The publishers were pretty sure that proprietary online services were the next wave, but if you remember having used one, you know how badly they sucked. Let's say you subscribed to AOL to read the New York Times but wanted to read a story in the Washington Post. You couldn't get to the Post from AOL because the Post was published exclusively on Interchange. What you had to do was disconnect your screeching modem from AOL, purchase an Interchange subscription, log onto Interchange, and then navigate to the Post. A return visit to the Times required the reverse of that drill.
The extreme suckage of proprietary online services stemmed from the fact that they were "non-generative" technologies, to borrow a phrase from Jonathan Zittrain's excellent The Future of the Internet—And How To Stop It. Nongenerative technologies can't be tinkered with or otherwise improved by outsiders. The iPhone is a good example of a nongenerative device: Its software updates "actively seek out and erase" unauthorized modifications, to paraphrase Zittrain.
Generative technologies such as the PC, on the other hand, invite improvement by outsiders, making them more and more useful to users as time passes—and often more useful in ways that the original designers never would have imagined. When you connect a generative technology to a nongenerative one, you usually end up crippling the generative one.
Indeed, the proprietary online services—the AOLs and CompuServes—hobbled the PC, turning the versatile and powerful machine into a dumb terminal. It's a tribute to newspapers and their keen sense of the future that they quickly determined that the online services would never attract the masses they desired. No sooner had newspapers taken up residence on the proprietary online services than they were packing up their pixels and starting their en masse migration to the World Wide Web, which was as generative as the online services were nongenerative.

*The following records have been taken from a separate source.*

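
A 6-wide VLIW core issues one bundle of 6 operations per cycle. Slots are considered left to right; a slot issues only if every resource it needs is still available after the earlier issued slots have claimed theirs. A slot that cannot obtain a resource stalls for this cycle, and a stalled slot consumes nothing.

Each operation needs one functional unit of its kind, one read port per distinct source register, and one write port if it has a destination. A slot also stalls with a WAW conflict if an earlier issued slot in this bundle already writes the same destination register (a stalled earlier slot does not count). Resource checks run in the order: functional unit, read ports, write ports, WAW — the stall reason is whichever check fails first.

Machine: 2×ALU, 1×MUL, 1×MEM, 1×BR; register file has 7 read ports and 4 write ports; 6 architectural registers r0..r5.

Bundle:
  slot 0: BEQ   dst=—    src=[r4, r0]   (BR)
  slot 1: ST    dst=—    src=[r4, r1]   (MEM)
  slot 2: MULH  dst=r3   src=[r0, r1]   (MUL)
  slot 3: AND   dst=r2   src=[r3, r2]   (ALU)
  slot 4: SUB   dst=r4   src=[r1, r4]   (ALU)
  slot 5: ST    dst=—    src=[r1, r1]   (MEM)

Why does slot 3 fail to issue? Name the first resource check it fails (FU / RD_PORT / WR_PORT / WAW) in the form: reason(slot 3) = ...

reason(slot 3) = RD_PORT

[0] BR needs rd=2 wr=0: ok; after: ALU=2 MUL=1 MEM=1 BR=0, R=5, W=4
[1] MEM needs rd=2 wr=0: ok; after: ALU=2 MUL=1 MEM=0 BR=0, R=3, W=4
[2] MUL needs rd=2 wr=1: ok; after: ALU=2 MUL=0 MEM=0 BR=0, R=1, W=3
[3] ALU needs rd=2 wr=1: RD_PORT; after: ALU=2 MUL=0 MEM=0 BR=0, R=1, W=3
[4] ALU needs rd=2 wr=1: RD_PORT; after: ALU=2 MUL=0 MEM=0 BR=0, R=1, W=3
[5] MEM needs rd=1 wr=0: FU; after: ALU=2 MUL=0 MEM=0 BR=0, R=1, W=3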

Newspapers were anything but late arrivers to the Web party, according to Carlson's Online Timeline and other sources. Among the earliest pure Web newspapers in the United States were the two dueling dailies started in San Francisco during the autumn 1994 press strike—one by union members and one by management. (As a point of reference, the high-tech sharpies at Wired spun off the Hotwired.com site in October 1994.) The San Jose Mercury News broke from AOL and started on the Web in February 1995. USA Today launched a Web edition in August 1995. Later that year, the Boston Globe started its Boston.com, and the Los Angeles Times announced plans to leave Prodigy. The New York Times and Washington Post got webby in 1996. After that, few newspapers held back. Boczkowski writes that more than 750 North American dailies were publishing on the Web in April 1998, and by July 1999 only two of the 100 largest dailies were not.

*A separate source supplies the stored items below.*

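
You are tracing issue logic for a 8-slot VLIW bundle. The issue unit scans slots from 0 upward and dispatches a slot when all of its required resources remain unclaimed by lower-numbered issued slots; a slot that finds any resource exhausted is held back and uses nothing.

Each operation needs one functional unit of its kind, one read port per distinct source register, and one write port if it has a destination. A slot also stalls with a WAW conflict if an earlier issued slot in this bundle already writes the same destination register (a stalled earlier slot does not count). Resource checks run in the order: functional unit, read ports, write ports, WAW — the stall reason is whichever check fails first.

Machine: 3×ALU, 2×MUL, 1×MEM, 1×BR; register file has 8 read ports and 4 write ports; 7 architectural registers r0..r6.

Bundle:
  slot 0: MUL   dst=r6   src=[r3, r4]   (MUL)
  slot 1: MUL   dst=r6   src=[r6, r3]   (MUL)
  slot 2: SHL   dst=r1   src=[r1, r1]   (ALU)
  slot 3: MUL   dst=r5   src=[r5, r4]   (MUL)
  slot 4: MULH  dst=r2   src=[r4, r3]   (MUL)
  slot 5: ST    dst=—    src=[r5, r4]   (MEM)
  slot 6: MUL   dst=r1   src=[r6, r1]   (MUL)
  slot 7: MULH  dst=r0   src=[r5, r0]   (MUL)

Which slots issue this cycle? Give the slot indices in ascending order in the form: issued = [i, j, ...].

issued = [0, 2, 3, 5]

(0) want 1×MUL +2rd +1wr — yes → AL3|MU1|ME1|BR1|rd6|wr3
(1) want 1×MUL +2rd +1wr — WAW → AL3|MU1|ME1|BR1|rd6|wr3
(2) want 1×ALU +1rd +1wr — yes → AL2|MU1|ME1|BR1|rd5|wr2
(3) want 1×MUL +2rd +1wr — yes → AL2|MU0|ME1|BR1|rd3|wr1
(4) want 1×MUL +2rd +1wr — FU → AL2|MU0|ME1|BR1|rd3|wr1
(5) want 1×MEM +2rd +0wr — yes → AL2|MU0|ME0|BR1|rd1|wr1
(6) want 1×MUL +2rd +1wr — FU → AL2|MU0|ME0|BR1|rd1|wr1
(7) want 1×MUL +2rd +1wr — FU → AL2|MU0|ME0|BR1|rd1|wr1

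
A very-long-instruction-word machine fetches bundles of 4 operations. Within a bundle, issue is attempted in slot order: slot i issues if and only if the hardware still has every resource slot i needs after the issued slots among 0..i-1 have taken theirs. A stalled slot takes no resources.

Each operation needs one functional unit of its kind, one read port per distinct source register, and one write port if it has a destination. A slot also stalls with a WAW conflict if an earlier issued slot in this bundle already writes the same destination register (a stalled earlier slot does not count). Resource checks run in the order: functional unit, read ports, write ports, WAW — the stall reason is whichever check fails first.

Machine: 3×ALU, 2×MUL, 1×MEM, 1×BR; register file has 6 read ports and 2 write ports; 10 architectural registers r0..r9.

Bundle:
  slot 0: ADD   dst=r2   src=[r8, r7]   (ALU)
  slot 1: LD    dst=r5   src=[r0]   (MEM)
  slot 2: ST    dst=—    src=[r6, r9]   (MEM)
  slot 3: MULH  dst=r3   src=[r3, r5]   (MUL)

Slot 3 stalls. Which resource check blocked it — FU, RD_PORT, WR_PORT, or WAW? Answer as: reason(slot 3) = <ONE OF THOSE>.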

Newspapers deserve bragging rights for having homesteaded the Web long before most government agencies and major corporations knew what a URL was. Given the industry's early tenancy, deep pockets, and history of paranoid experimentation with new communication forms, one would expect to find plenty in the way of innovations and spinoffs.

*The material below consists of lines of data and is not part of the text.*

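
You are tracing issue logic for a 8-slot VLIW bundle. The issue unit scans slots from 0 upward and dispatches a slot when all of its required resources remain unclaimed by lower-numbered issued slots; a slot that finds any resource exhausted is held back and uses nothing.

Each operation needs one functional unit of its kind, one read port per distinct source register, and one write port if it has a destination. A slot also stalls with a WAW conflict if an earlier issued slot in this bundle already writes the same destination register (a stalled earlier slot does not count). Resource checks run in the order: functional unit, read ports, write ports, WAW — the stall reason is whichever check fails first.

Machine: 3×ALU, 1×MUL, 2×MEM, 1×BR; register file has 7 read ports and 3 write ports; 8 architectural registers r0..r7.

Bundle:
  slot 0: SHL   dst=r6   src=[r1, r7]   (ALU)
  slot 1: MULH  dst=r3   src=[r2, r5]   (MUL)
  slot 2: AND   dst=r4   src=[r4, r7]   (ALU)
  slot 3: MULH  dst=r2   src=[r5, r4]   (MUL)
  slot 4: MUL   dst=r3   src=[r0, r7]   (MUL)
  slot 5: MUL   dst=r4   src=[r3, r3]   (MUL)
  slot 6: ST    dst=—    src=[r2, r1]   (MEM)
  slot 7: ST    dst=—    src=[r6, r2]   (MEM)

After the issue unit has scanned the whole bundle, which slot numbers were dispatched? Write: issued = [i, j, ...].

  0. ALU→r6 ⇒ go  {2A/1Mu/2Ld/1B | 5r 2w}
  1. MUL→r3 ⇒ go  {2A/0Mu/2Ld/1B | 3r 1w}
  2. ALU→r4 ⇒ go  {1A/0Mu/2Ld/1B | 1r 0w}
  3. MUL→r2 ⇒ no(FU)  {1A/0Mu/2Ld/1B | 1r 0w}
  4. MUL→r3 ⇒ no(FU)  {1A/0Mu/2Ld/1B | 1r 0w}
  5. MUL→r4 ⇒ no(FU)  {1A/0Mu/2Ld/1B | 1r 0w}
  6. MEM ⇒ no(RD_PORT)  {1A/0Mu/2Ld/1B | 1r 0w}
  7. MEM ⇒ no(RD_PORT)  {1A/0Mu/2Ld/1B | 1r 0w}

issued = [0, 1, 2]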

But that's not the case, and I think I know why: From the beginning, newspapers sought to invent the Web in their own image by repurposing the copy, values, and temperament found in their ink-and-paper editions. Despite being early arrivals, despite having spent millions on manpower and hardware, despite all the animations, links, videos, databases, and other software tricks found on their sites, every newspaper Web site is instantly identifiable as a newspaper Web site. By succeeding, they failed to invent the Web.